= Ivon Murdoch =

Australian Army officer (1892–1964)

Ivon George Murdoch MC and bar (19 October 1892 – 12 August 1964) was an Australian Army officer during World War I. He was notable for the rare distinction of twice being awarded the Military Cross (MC) for bravery. Both nominations and awards were made within the space of one calendar year (1918). While Murdoch entered the army with rank of private, he was later commissioned as an officer and reached the rank of lieutenant.

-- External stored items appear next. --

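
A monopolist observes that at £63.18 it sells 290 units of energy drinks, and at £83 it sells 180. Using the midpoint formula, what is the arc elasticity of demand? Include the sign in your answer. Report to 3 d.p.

ΔQ = 180 − 290 = -110; ΔP = 83 − 63.18 = 19.82.
Midpoints: P̄ = 73.09, Q̄ = 235.0.
ε = (ΔQ/ΔP)(P̄/Q̄) = (-110/19.82)(73.09/235.0).

-1.726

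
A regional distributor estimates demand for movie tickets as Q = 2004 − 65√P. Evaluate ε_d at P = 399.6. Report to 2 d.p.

-0.92

At P = 399.6, Q = 704.650.
dQ/dP = −65/(2√P) = -1.626.
ε = (dQ/dP)(P/Q) = (-1.626)(399.6/704.650).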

Murdoch was born in Camberwell, Victoria, the son of an immigrant Scottish Presbyterian minister and theologian, the Reverend Patrick Murdoch (1850-1940) and his wife Annie, née Brown (1856-1945). Ivon Murdoch was the younger brother of prominent journalist and newspaper executive, Sir Keith Murdoch (the father of media tycoon Rupert Murdoch).

==War service==
When he enlisted in the Australian Imperial Force (AIF) on 26 July 1915, Murdoch stated that his occupation was "Farmer" and his home address as Riversdale Road, Camberwell, Victoria. (His first name was occasionally misspelt "Ivan" in military records.) He was assigned initially to the 1-8 Reinforcements, 24th Battalion, which gave him the service number 3184. Murdoch was posted to the Western Front with the 8th Battalion.

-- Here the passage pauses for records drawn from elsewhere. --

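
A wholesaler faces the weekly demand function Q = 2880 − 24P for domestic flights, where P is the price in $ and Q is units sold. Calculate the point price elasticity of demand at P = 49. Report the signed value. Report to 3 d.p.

At P = 49, Q = 1704.
dQ/dP = −24.
ε = (dQ/dP)(P/Q) = (-24)(49/1704).

-0.690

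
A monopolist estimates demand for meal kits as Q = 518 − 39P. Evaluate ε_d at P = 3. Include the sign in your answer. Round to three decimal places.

-0.292

At P = 3, Q = 401.
dQ/dP = −39.
ε = (dQ/dP)(P/Q) = (-39)(3/401).
|ε| < 1, so demand is inelastic at this price.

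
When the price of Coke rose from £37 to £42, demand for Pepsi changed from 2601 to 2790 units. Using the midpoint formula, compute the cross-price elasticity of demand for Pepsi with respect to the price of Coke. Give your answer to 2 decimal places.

ΔQ_x = 2790 − 2601 = 189; ΔP_y = 42 − 37 = 5.
Midpoints: P̄_y = 39.50, Q̄_x = 2695.5.
ε_xy = (ΔQ_x/ΔP_y)(P̄_y/Q̄_x) = (189/5)(39.50/2695.5).

0.55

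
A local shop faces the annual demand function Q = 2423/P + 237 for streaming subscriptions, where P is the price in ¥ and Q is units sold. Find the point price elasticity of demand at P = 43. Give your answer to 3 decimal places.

At P = 43, Q = 293.349.
dQ/dP = −2423/P² = -1.310.
ε = (dQ/dP)(P/Q) = (-1.310)(43/293.349).
|ε| < 1, so demand is inelastic at this price.

-0.192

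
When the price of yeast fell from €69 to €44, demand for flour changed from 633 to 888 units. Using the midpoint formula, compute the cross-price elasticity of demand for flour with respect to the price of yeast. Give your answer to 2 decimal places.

ΔQ_x = 888 − 633 = 255; ΔP_y = 44 − 69 = -25.
Midpoints: P̄_y = 56.50, Q̄_x = 760.5.
ε_xy = (ΔQ_x/ΔP_y)(P̄_y/Q̄_x) = (255/-25)(56.50/760.5).
ε_xy < 0, so the goods are complements.

-0.76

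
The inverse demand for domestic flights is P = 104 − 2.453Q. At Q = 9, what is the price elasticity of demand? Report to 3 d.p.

At Q = 9, P = 104 − 2.453(9) = 81.92.
dP/dQ = −2.453, so dQ/dP = 1/(−2.453) = -0.408.
ε = (dQ/dP)(P/Q) = (-0.408)(81.92/9).

-3.711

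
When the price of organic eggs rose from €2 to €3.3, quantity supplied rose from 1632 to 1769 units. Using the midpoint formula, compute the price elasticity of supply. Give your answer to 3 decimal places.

ΔQ = 1769 − 1632 = 137; ΔP = 3.3 − 2 = 1.3.
Midpoints: P̄ = 2.65, Q̄ = 1700.5.
ε_s = (ΔQ/ΔP)(P̄/Q̄) = (137/1.3)(2.65/1700.5).

0.164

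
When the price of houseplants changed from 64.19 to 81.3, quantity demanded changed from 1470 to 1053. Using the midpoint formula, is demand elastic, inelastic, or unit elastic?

elastic

Arc ε ≈ -1.405.
|ε| = 1.41 > 1.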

Murdoch's first MC resulted from him leading extended night patrols, during March and April 1918, south-east of Ypres, Belgium, in No Man's Land and behind German lines, which captured a pillbox and returned wounded men to Australian positions. His second MC was awarded for actions during August 1918 that successfully:
- defended recently captured German field guns near Rosieres, France and;
- set up a machine gun enfilade, during the Battle of Lihons (part of the Hundred Days Offensive).

==Civilian life ==
Following the war, Murdoch was a farmer at Wantabadgery, New South Wales. He died there in 1964, aged 71 years old. He was survived by his wife, Alma, and sons Keith and Stuart, and predeceased by his son Ivon Murdoch Jr.